11 marzo 2019

Una denuncia contro la violenza di genere a cura di Antonio Laurenzano

Una denuncia contro la violenza di genere

di Antonio Laurenzano
Tante donne in corteo per le strade italiane per celebrare l’8 marzo. Da Napoli a Torino, da Roma a Milano, una giornata di mobilitazione per denunciare diritti negati e discriminazioni subite, ma soprattutto per dire basta alla violenza! Violenza sulle donne, una strage senza fine, una drammatica emergenza sociale. Gelosia, incapacità di gestire la rottura di un rapporto, un morboso sentimento di possesso sono i motivi che scatenano l’impeto di una mano omicida, di una mente malata.

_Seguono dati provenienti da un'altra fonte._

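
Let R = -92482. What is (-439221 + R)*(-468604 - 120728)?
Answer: 313349592396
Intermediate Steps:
(-439221 + R)*(-468604 - 120728) = (-439221 - 92482)*(-468604 - 120728) = -531703*(-589332) = 313349592396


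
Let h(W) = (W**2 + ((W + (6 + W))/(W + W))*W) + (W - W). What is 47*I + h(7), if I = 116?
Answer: 5511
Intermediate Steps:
h(W) = 3 + W + W**2 (h(W) = (W**2 + ((6 + 2*W)/((2*W)))*W) + 0 = (W**2 + ((6 + 2*W)*(1/(2*W)))*W) + 0 = (W**2 + ((6 + 2*W)/(2*W))*W) + 0 = (W**2 + (3 + W)) + 0 = (3 + W + W**2) + 0 = 3 + W + W**2)
47*I + h(7) = 47*116 + (3 + 7 + 7**2) = 5452 + (3 + 7 + 49) = 5452 + 59 = 5511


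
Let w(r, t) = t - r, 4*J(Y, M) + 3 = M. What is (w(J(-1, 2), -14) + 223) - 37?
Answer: 689/4 ≈ 172.25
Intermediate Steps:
J(Y, M) = -¾ + M/4
(w(J(-1, 2), -14) + 223) - 37 = ((-14 - (-¾ + (¼)*2)) + 223) - 37 = ((-14 - (-¾ + ½)) + 223) - 37 = ((-14 - 1*(-¼)) + 223) - 37 = ((-14 + ¼) + 223) - 37 = (-55/4 + 223) - 37 = 837/4 - 37 = 689/4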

In Italia, ogni tre giorni si registrano due casi di “omicidi di prossimità”, commessi cioè tra persone legate da vincoli affettivi. Un’escalation di violenza impressionante, violenza domestica: gli autori dei delitti, infatti, sono per lo più mariti, fidanzati, conviventi ed ex partner in crisi di identità al cospetto di donne sempre più autonome ed emancipate. Sono dati allarmanti quelli relativi agli omicidi delle donne nel nostro Paese, nonostante la Legge 119 dell’ottobre 2013 contro “la violenza di genere”, votata dal Parlamento italiano in adesione alle “prescrizioni” della Convenzione di Istanbul del 2011 sulla “prevenzione e la lotta alla violenza contro le donne”.

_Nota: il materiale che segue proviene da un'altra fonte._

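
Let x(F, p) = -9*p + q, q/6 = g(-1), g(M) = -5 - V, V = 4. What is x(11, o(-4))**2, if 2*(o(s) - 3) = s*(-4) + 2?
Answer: 26244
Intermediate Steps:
g(M) = -9 (g(M) = -5 - 1*4 = -5 - 4 = -9)
o(s) = 4 - 2*s (o(s) = 3 + (s*(-4) + 2)/2 = 3 + (-4*s + 2)/2 = 3 + (2 - 4*s)/2 = 3 + (1 - 2*s) = 4 - 2*s)
q = -54 (q = 6*(-9) = -54)
x(F, p) = -54 - 9*p (x(F, p) = -9*p - 54 = -54 - 9*p)
x(11, o(-4))**2 = (-54 - 9*(4 - 2*(-4)))**2 = (-54 - 9*(4 + 8))**2 = (-54 - 9*12)**2 = (-54 - 108)**2 = (-162)**2 = 26244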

Per combattere la violenza, per farla uscire dalla normalità occorre riconoscerla, occorre combattere il silenzio. La prevenzione cioè quale strumento efficace per rompere il muro dell’indifferenza che sostiene il femminicidio. Ma in Italia manca una cultura della prevenzione e della risposta nei confronti della violenza sulle donne. Sembra prevalere una cultura della rimozione e della negazione. E adottare l’atteggiamento di chi non vede, non sente e non parla serve a tacitare la propria coscienza e a solidificare il muro di omertà! E il silenzio è il migliore alleato dei predatori di sogni. Questo inquietante fenomeno sociale matura infatti lentamente nel silenzio più assordante, con la debolezza di chi subisce e con la complicità di chi non vede, non vuole vedere maltrattamenti che negano alla vittima ogni dignità, derubandola di diritti e desideri. Svaniscono miseramente nella paura le illusioni, i colori di una vita in rosa, muore nella violenza ogni sogno d’amore. Una vita spezzata! Una vita segnata da mani criminali in nome di un amore malato. Un vero omicidio dell’anima!

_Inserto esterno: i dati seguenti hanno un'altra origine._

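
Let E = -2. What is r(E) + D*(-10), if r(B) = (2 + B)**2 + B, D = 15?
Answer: -152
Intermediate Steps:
r(B) = B + (2 + B)**2
r(E) + D*(-10) = (-2 + (2 - 2)**2) + 15*(-10) = (-2 + 0**2) - 150 = (-2 + 0) - 150 = -2 - 150 = -152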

Dalle violenze domestiche allo stalking, dall’insulto verbale alla pubblicazione in rete di immagini intime, la vita femminile è costellata di violazioni della propria sfera personale. Spesso un tentativo di cancellarne l’identità, di minarne profondamente l’indipendenza, la libertà di scelta e, in extremis, il diritto alla vita. Non basta dunque una legge ad affermare il diritto ad essere amate e rispettate, occorre una “risposta sociale” alla rabbia distruttiva dei “perdenti”, occorre una “rivoluzione culturale” in termini di prevenzione, punizione del colpevole, protezione della vittima, per sconfiggere ogni visione patriarcale della donna e quindi la posizione di dominanza e di potere di chi confonde l’amore con il possesso!
E’ fondamentale aiutare la società a “vedere” il fenomeno della violenza per creare uno spazio di libertà e rifuggire dalla paura della solitudine. L’amore si nutre di rispetto, dialogo, coraggio: non invochiamolo più per coprire abusi e violenze! E gettiamo nel cestino della cattiva cronaca giudiziaria gli sconti di pena per “tempesta emotiva”. La mimosa non diventi un crisantemo!